Nona remained close to him for a long moment. Then very slowly she withdrew her hand from his shoulder. She extended it, palm up, to McCoy. It held no sign of knife wound, only the small, withered thing that had been the writhing root. She got to her feet, making way for McCoy. But he didn't need to examine Kirk's shoulder. He knew what he'd find—and he found it. The flesh was healthy, unmarked.
Kirk smiled up at him. "I've been having . . . a strange dream."
"How do you feel, Jim?"
"I'm tired—just tired. You've done a fine job, Bones."
He was already asleep. McCoy looked up to see Tyree su
pporting Nona.
"Thank you for saving him. I'd like to learn more of this . . ."
"She must sleep now," Tyree said.
"Is there any condition I should watch for in him? Any aftereffect or danger?"
Nona spoke weakly. "Our blood has passed . . . through the Mahko root together . . . our souls have been together. He is mine now."
Startled, McCoy spoke to Tyree. "What does she mean, 'he's hers'?"
"When a man and a woman are joined in this manner, he can refuse her no wish." He smiled faintly. "But only a legend. There is no danger."
Tyree was leading her from the cave when she passed close to McCoy. Though her eyes were heavy with exhaustion, there was a look on her face that troubled McCoy. It suggested that she knew she had won some obscure victory. When he noted the same half-smile of satisfaction on Kirk's sleeping features, McCoy's sense of apprehension became definite.
It grew so insistent it aroused him from his deep sleep of weariness. The cave was black with night. His first conscious thought was of Kirk. He reached for his medikit and groped his way past the rocks to the pallet. It was empty.

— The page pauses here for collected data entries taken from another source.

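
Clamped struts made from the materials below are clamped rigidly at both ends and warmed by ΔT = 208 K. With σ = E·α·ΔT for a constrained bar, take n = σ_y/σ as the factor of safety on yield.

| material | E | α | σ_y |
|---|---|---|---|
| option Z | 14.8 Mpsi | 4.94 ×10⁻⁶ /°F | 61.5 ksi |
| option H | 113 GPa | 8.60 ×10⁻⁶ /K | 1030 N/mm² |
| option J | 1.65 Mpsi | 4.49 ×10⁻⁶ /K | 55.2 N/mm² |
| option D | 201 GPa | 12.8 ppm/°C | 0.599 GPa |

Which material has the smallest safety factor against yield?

option D

With everything in SI (GPa, ×10⁻⁶/K, MPa):
  option Z: E = 102.0, α = 8.89, σ_y = 424.0 → σ = 189 MPa, n = 2.25
  option H: E = 113.0, α = 8.60, σ_y = 1030 → σ = 202 MPa, n = 5.10
  option J: E = 11.38, α = 4.49, σ_y = 55.20 → σ = 10.6 MPa, n = 5.20
  option D: E = 201.0, α = 12.8, σ_y = 599.0 → σ = 535 MPa, n = 1.12
Smallest n: option D with n = 1.12.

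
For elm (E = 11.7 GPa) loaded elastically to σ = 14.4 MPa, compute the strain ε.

ε = σ/E = 14.4 / 11700 = 1.23×10⁻³.

1.23×10⁻³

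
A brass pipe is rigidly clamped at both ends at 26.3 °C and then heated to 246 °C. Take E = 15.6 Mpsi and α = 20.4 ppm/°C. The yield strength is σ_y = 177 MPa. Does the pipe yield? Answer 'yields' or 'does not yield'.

E = 15.6 Mpsi = 107.6 GPa.
ΔT = 219.7 K. Constrained thermal stress σ = E·α·ΔT = 107.6×10³ MPa × 20.4×10⁻⁶ × 219.7 = 482 MPa (compressive).
Compare to σ_y = 177 MPa: σ ≥ σ_y, so it yields.

yields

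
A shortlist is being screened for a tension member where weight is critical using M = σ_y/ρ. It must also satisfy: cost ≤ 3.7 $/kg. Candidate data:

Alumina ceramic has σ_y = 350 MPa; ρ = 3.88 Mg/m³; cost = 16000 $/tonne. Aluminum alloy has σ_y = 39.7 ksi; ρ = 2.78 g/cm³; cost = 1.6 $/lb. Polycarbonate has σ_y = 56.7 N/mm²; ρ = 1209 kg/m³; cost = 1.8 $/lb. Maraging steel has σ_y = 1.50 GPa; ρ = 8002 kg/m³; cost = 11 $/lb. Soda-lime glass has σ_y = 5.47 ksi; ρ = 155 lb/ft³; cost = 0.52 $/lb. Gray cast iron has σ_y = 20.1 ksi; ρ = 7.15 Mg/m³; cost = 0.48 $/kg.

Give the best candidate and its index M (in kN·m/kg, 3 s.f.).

Screen on constraints: cost ≤ 3.7 $/kg. Survivors: aluminum alloy, soda-lime glass, gray cast iron.
Convert each candidate to consistent units, then evaluate M:
  aluminum alloy: σ_y = 273.7 MPa, ρ = 2780 kg/m³
  soda-lime glass: σ_y = 37.71 MPa, ρ = 2483 kg/m³
  gray cast iron: σ_y = 138.6 MPa, ρ = 7150 kg/m³
  aluminum alloy: M = 98.5 kN·m/kg
  gray cast iron: M = 19.4 kN·m/kg
  soda-lime glass: M = 15.2 kN·m/kg
The maximum is for aluminum alloy.

aluminum alloy, M = 98.5 kN·m/kg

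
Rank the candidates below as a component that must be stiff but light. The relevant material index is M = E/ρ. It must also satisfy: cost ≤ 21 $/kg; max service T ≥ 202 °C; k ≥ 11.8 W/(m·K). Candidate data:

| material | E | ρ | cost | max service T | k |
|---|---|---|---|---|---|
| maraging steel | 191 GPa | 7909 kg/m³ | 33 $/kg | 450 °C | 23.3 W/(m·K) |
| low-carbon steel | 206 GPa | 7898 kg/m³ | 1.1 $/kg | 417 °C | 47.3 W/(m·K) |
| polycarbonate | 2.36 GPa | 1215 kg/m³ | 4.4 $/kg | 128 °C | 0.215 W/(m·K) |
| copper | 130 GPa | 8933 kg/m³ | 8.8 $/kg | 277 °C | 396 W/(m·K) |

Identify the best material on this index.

low-carbon steel

Screen on constraints: cost ≤ 21 $/kg; max service T ≥ 202 °C; k ≥ 11.8 W/(m·K). Survivors: low-carbon steel, copper.
Per-candidate index values:
  low-carbon steel: M = 26.1 MN·m/kg
  copper: M = 14.6 MN·m/kg
The maximum is for low-carbon steel.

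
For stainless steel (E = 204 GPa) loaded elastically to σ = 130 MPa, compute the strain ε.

6.37×10⁻⁴

ε = σ/E = 130 / 204000 = 6.37×10⁻⁴.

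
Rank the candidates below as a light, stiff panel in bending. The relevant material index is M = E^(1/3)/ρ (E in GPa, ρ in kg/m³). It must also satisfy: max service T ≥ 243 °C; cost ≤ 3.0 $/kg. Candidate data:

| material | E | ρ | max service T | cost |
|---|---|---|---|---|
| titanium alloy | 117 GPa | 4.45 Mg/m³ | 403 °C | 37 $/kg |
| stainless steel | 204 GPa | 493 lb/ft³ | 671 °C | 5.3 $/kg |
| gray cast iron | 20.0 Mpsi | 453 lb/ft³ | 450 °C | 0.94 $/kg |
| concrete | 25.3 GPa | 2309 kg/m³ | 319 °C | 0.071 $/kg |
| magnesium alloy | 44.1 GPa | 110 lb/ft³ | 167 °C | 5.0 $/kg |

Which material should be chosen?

Screen on constraints: max service T ≥ 243 °C; cost ≤ 3.0 $/kg. Survivors: gray cast iron, concrete.
Putting every candidate on a common basis:
  gray cast iron: E = 137.9 GPa, ρ = 7256 kg/m³
  concrete: E = 25.30 GPa, ρ = 2309 kg/m³
  concrete: M = 1.27×10⁻³
  gray cast iron: M = 0.712×10⁻³
Highest index: concrete.

concrete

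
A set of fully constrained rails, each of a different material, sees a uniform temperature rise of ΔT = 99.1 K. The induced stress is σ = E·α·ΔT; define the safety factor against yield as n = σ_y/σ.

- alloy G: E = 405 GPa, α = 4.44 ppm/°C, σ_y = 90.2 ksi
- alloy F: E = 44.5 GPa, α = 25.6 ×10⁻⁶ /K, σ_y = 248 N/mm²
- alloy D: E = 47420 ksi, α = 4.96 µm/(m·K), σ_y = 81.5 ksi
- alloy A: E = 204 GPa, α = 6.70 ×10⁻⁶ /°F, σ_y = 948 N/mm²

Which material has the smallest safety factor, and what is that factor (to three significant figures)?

In consistent units (E in GPa, α in ×10⁻⁶/K, σ_y in MPa):
  alloy G: E = 405.0, α = 4.44, σ_y = 621.9 → σ = 178 MPa, n = 3.49
  alloy F: E = 44.50, α = 25.6, σ_y = 248.0 → σ = 113 MPa, n = 2.20
  alloy D: E = 326.9, α = 4.96, σ_y = 561.9 → σ = 161 MPa, n = 3.50
  alloy A: E = 204.0, α = 12.1, σ_y = 948.0 → σ = 244 MPa, n = 3.89
The minimum is alloy F at n = 2.20.

alloy F, n = 2.20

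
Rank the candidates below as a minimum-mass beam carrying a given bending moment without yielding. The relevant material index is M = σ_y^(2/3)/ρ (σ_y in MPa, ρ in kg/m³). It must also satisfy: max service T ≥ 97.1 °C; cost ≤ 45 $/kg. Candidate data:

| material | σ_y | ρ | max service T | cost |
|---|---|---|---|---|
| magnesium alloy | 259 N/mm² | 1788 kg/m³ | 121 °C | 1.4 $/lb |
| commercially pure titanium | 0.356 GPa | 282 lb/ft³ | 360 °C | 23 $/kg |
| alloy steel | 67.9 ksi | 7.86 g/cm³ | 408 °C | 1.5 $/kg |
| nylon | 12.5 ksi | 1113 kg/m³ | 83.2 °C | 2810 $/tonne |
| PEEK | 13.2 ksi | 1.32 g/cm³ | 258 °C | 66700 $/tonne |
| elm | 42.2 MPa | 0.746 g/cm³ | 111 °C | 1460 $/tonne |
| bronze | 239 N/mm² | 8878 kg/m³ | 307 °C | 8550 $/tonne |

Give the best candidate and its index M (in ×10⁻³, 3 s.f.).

Screen on constraints: max service T ≥ 97.1 °C; cost ≤ 45 $/kg. Survivors: magnesium alloy, commercially pure titanium, alloy steel, elm, bronze.
Convert each candidate to consistent units, then evaluate M:
  magnesium alloy: σ_y = 259.0 MPa, ρ = 1788 kg/m³
  commercially pure titanium: σ_y = 356.0 MPa, ρ = 4517 kg/m³
  alloy steel: σ_y = 468.2 MPa, ρ = 7860 kg/m³
  elm: σ_y = 42.20 MPa, ρ = 746.0 kg/m³
  bronze: σ_y = 239.0 MPa, ρ = 8878 kg/m³
  magnesium alloy: M = 22.7×10⁻³
  elm: M = 16.2×10⁻³
  commercially pure titanium: M = 11.1×10⁻³
  alloy steel: M = 7.67×10⁻³
  bronze: M = 4.34×10⁻³
Highest index: magnesium alloy.

magnesium alloy, M = 22.7×10⁻³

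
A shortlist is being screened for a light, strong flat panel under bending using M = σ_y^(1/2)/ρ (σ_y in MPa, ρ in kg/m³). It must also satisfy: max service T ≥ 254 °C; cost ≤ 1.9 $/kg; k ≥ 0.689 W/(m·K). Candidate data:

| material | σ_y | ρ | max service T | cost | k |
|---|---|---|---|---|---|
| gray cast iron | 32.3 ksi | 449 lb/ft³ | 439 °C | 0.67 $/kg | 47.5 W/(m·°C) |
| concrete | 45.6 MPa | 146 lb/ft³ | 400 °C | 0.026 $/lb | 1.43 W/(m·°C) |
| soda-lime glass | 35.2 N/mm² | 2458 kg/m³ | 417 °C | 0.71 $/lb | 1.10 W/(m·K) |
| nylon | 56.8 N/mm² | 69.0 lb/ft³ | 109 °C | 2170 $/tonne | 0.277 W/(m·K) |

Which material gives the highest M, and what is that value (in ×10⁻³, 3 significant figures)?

concrete, M = 2.89×10⁻³

Screen on constraints: max service T ≥ 254 °C; cost ≤ 1.9 $/kg; k ≥ 0.689 W/(m·K). Survivors: gray cast iron, concrete, soda-lime glass.
In SI units:
  gray cast iron: σ_y = 222.7 MPa, ρ = 7192 kg/m³
  concrete: σ_y = 45.60 MPa, ρ = 2339 kg/m³
  soda-lime glass: σ_y = 35.20 MPa, ρ = 2458 kg/m³
  concrete: M = 2.89×10⁻³
  soda-lime glass: M = 2.41×10⁻³
  gray cast iron: M = 2.07×10⁻³
Concrete ranks first.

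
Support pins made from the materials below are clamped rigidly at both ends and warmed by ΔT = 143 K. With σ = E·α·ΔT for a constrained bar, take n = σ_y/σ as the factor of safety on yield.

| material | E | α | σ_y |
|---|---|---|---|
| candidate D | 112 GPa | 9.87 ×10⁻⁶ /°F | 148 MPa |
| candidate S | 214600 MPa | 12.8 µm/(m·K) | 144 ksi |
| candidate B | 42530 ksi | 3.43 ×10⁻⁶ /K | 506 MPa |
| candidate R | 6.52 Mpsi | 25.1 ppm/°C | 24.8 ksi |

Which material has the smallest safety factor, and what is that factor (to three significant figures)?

With everything in SI (GPa, ×10⁻⁶/K, MPa):
  candidate D: E = 112.0, α = 17.8, σ_y = 148.0 → σ = 285 MPa, n = 0.520
  candidate S: E = 214.6, α = 12.8, σ_y = 992.8 → σ = 393 MPa, n = 2.53
  candidate B: E = 293.2, α = 3.43, σ_y = 506.0 → σ = 144 MPa, n = 3.52
  candidate R: E = 44.95, α = 25.1, σ_y = 171.0 → σ = 161 MPa, n = 1.06
Candidate D has the lowest safety factor, n = 0.520.

candidate D, n = 0.520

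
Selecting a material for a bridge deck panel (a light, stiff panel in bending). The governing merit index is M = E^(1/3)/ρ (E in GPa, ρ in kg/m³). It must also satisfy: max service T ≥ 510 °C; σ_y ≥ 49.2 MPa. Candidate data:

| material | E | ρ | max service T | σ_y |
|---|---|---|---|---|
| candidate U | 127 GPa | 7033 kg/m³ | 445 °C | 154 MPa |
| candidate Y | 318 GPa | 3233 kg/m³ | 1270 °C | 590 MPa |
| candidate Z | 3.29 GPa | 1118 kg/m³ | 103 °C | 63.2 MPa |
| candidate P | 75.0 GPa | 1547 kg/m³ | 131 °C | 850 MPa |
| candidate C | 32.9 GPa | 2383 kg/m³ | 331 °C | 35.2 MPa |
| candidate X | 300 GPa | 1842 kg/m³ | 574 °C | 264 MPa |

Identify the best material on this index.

Screen on constraints: max service T ≥ 510 °C; σ_y ≥ 49.2 MPa. Survivors: candidate Y, candidate X.
Computing M directly (units already consistent):
  candidate X: M = 3.63×10⁻³
  candidate Y: M = 2.11×10⁻³
Candidate X has the largest M.

candidate X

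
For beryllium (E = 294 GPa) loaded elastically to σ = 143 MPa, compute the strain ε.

ε = σ/E = 143 / 294000 = 4.86×10⁻⁴.

4.86×10⁻⁴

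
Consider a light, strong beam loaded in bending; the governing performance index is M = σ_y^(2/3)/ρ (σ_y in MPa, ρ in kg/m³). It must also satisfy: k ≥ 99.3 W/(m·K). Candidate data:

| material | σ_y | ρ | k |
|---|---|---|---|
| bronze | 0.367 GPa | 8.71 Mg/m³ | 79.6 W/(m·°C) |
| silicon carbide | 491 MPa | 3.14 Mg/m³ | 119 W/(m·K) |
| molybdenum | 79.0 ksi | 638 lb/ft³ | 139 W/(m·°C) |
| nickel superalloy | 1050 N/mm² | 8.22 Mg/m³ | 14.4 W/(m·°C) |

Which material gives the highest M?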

He stood still for a moment, fully awake now. The layout of the camp was still unfamiliar to him. He moved to the cave entrance, trying to get his bearings in the darkness. To his left there was the darker shadow of a structure of some kind. It turned out to be a lean-to. The still-glowing embers of its firepit showed two sleepers. A dim form was standing over one of them.
"Jim?" McCoy whispered.
One of the sleepers awoke, rolling instantly into a crouch. It was Tyree. He stared at McCoy. Then, bounding to his feet, he turned and saw Kirk, eyes closed like a sleepwalker's, beside the sleeping body of his wife.
"Jim!" McCoy shook Kirk's arm. The eyes opened to fill with surprise. "Quite . . . all right, Bones. I felt better and thought I'd stretch my legs." He recognized Tyree; his face alight with pleasure, cried, "Tyree! It is you, my old friend!" His hand went out to grip the man's shoulder in genuine affection.